Doja Cat began performing "So High" at several small local venues and festivals in and around Los Angeles. She would also support musician Theophilus London on tour in 2015 and perform "So High" to open each show. An acoustic studio performance of the song was released to YouTube in September 2014. Patrick Montes of Hypebeast noted that with the "new dialed-down version, the modern, blog-friendly R&B/pop gloss of the original [was] eschewed in favor of a more soulful sound that wouldn’t be out of place at smoky lounge’s jazz night." Doja Cat told Noisey:

"So High" was a song that I ended up sometimes playing acoustically during live performances… I really dug hearing how the melody could be highlighted and we decided why not get a live acoustic version on film.

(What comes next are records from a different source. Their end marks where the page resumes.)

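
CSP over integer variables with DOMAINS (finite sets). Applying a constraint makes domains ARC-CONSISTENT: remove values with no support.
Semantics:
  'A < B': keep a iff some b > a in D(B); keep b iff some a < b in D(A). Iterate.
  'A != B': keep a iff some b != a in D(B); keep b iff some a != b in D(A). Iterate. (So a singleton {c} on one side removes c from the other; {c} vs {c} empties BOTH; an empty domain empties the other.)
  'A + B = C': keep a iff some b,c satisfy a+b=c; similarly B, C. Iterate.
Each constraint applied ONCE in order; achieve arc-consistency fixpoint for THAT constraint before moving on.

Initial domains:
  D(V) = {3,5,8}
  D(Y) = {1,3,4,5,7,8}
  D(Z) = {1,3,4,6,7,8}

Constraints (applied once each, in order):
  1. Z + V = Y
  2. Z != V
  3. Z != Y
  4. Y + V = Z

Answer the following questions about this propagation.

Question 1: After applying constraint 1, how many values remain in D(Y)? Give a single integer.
Answer: 3

Derivation:
Constraint 1 (Z + V = Y) on D(Z)={1,3,4,6,7,8} D(V)={3,5,8} D(Y)={1,3,4,5,7,8}: Z {1,3,4,6,7,8}->{1,3,4}; V {3,5,8}->{3,5}; Y {1,3,4,5,7,8}->{4,7,8}
So after constraint 1: D(Y)={4,7,8}, size = 3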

I felt very lucky that the Chargaux girls were in Los Angeles to lay it down. We did one take for the audio, which kept it raw, and stayed true to the natural energy we intended to capture.

== Remixes and media ==
"So High" received remix versions by both American producer StéLouse, and Dutch DJ San Holo. At the time of its release in 2014, the song caught the attention of people such as Australian DJ Elizabeth Rose, labelmate Becky G, and American singer Billie Eilish when she was just 12 years old. The official music video has amassed 89 million views on YouTube as of March 2024.

==Certifications==

Certifications for "So High"
| Region | Certification | Certified units/sales |
| Australia (ARIA) | Gold | 35,000^{‡} |
| Brazil (Pro-Música Brasil) | 2× Platinum | 120,000^{‡} |
| New Zealand (RMNZ) | Platinum | 30,000^{‡} |
| United Kingdom (BPI) | Silver | 200,000^{‡} |
| United States (RIAA) | Gold | 500,000^{‡} |
^{‡} Sales+streaming figures based on certification alone.